Junto a Dünschel vivían su esposa y su hija, quienes tampoco se quedaban cortas en lo que se refería a palabrotas y amenazas. Durante el día se sentaban tras la ventana de la cocina, desde donde podían vigilar su plazoleta, mientras que a mediodía Dünschel se apostaba en el paradero para observar a todos quienes bajaban o subían al bus. ¡Era como si se tomaran turnos para hacerle la vida imposible a los peatones! Si alguien se atrevía a pasar por su lado o detrás de él, el viejo dejaba escapar un gas ruidoso que espantaba a todo el mundo. A nosotros, la verdad, eso nos parecía muy divertido. Pero mi madre, cuyo sentido del humor era diferente, estuvo a punto de denunciarlo a la policía de no ser por mi padre, que logró disuadirla.

Para los niños del barrio, el tema Dünschel era motivo constante de risa. Lo molestábamos cada vez que podíamos, era muy fácil hacerlo picar el anzuelo. El sólo hecho de asomarnos a mirar por encima de su reja lo ponía fuera de sí. “¡Qué tienen que estar mirando, les voy a pegar!”, gritaba furioso desde la entrada de su casa. Si se nos llegaba a caer una pelota en su jardín, lo mejor era darla por perdida. Dünschel no devolvía nada, sin importar de dónde viniera.

El año 1942 pasó, más o menos, como el anterior. Las molestias nocturnas no eran demasiadas, la Wehrmacht había sobrevivido al invierno y otra vez ganaba terreno en Rusia. En la radio, cada noche, celebraban los triunfos del general Erwin Rommel12 en África del Norte y los submarinos alemanes batían récords hundiendo barcos enemigos.

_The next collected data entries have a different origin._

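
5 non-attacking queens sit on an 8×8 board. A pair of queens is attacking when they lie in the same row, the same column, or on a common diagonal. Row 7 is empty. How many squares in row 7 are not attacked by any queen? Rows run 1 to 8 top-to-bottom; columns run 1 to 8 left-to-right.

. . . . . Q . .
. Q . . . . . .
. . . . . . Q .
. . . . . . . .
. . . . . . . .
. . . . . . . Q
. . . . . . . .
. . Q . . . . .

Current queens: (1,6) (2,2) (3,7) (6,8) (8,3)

2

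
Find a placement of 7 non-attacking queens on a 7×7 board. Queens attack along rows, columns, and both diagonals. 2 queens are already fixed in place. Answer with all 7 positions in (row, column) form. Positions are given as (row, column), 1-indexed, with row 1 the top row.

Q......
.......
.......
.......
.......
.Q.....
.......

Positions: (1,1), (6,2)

(1,1) (2,4) (3,7) (4,3) (5,6) (6,2) (7,5)

Row 2: attacked by (1,1)→{1,2}; (6,2)→{2,6}. Safe: 3, 4, 5, 7. Place at column 4.
Row 3: attacked by (1,1)→{1,3}; (2,4)→{3,4,5}; (6,2)→{2,5}. Safe: 6, 7. Place at column 7.
Row 4: attacked by (1,1)→{1,4}; (2,4)→{2,4,6}; (3,7)→{6,7}; (6,2)→{2,4}. Safe: 3, 5. Place at column 3.
Row 5: attacked by (1,1)→{1,5}; (2,4)→{1,4,7}; (3,7)→{5,7}; (4,3)→{2,3,4}; (6,2)→{1,2,3}. Safe: 6. Place at column 6.
Row 7: attacked by (1,1)→{1,7}; (2,4)→{4}; (3,7)→{3,7}; (4,3)→{3,6}; (5,6)→{4,6}; (6,2)→{1,2,3}. Safe: 5. Place at column 5.
Columns [1, 4, 7, 3, 6, 2, 5], r−c [0, -2, -4, 1, -1, 4, 2], r+c [2, 6, 10, 7, 11, 8, 12] are all distinct, so no two queens attack.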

Ese verano obtuve mi certificado de nadador, algo que en esos tiempos era un requisito obligatorio para todos los niños alemanes de diez años. Tuve que rendir una prueba no menor, que consistía en nadar estilo pecho durante quince minutos en la piscina Heuschkel. Ubicada al borde del río Saale, era una piscina pública construida encerrando un tramo del río con tablas de madera. Con gran orgullo y todavía tiritando un poco por lo helado del agua, recibí mi tarjeta oficial de nadador, otorgada por algo así como el ministerio nacionalsocialista de deportes.

Inmediatamente después fui enviado por mis padres a una colonia de vacaciones para niños en Bad Dürrenberg. Ellos se habían ido a pasar unos días a Karlsbad y a mis hermanos los habían mandado a la casa de algún familiar. La colonia no me gustó mucho, todo era muy formal, la siesta era obligatoria y hasta los juegos estaban reglamentados. En ningún caso podía usar mis patines cuando yo quería, aunque había una pista de patinaje fantástica cerca del lugar. Con tantas normas, ¡me entretenía más en mi casa jugando con los niños del barrio!

Después de un caluroso verano, comenzó la segunda mitad del decisivo año 1942. En agosto, el alto mando de la Wehrmacht celebró haber repelido los intentos de desembarco de las tropas inglesas y canadienses en Dieppe, pero la presión por parte de Estados Unidos siguió aumentando. Comenzamos a oír de ataques aéreos protagonizados, a plena luz del día, por aviones norteamericanos.

Y entonces tuvo lugar la batalla de Stalingrado.

Por supuesto que todos oímos al respecto, pero para los ciudadanos como nosotros, ubicados a miles de kilómetros de distancia y teniendo como única fuente de información la radio estatal y los periódicos, era imposible dimensionar lo que realmente estaba sucediendo allí. En el informe de la Wehrmacht hablaban de soldados alemanes rescatados por la Luftwaffe, así como de grupos que habían logrado reorganizarse a tiempo y establecer un nuevo frente, pero no se mencionaban las grandes bajas en Rusia, ni la pérdida de todas las unidades en África. Nadie, ni siquiera el más pesimista de nosotros, estaba en condiciones de anticipar lo que se venía.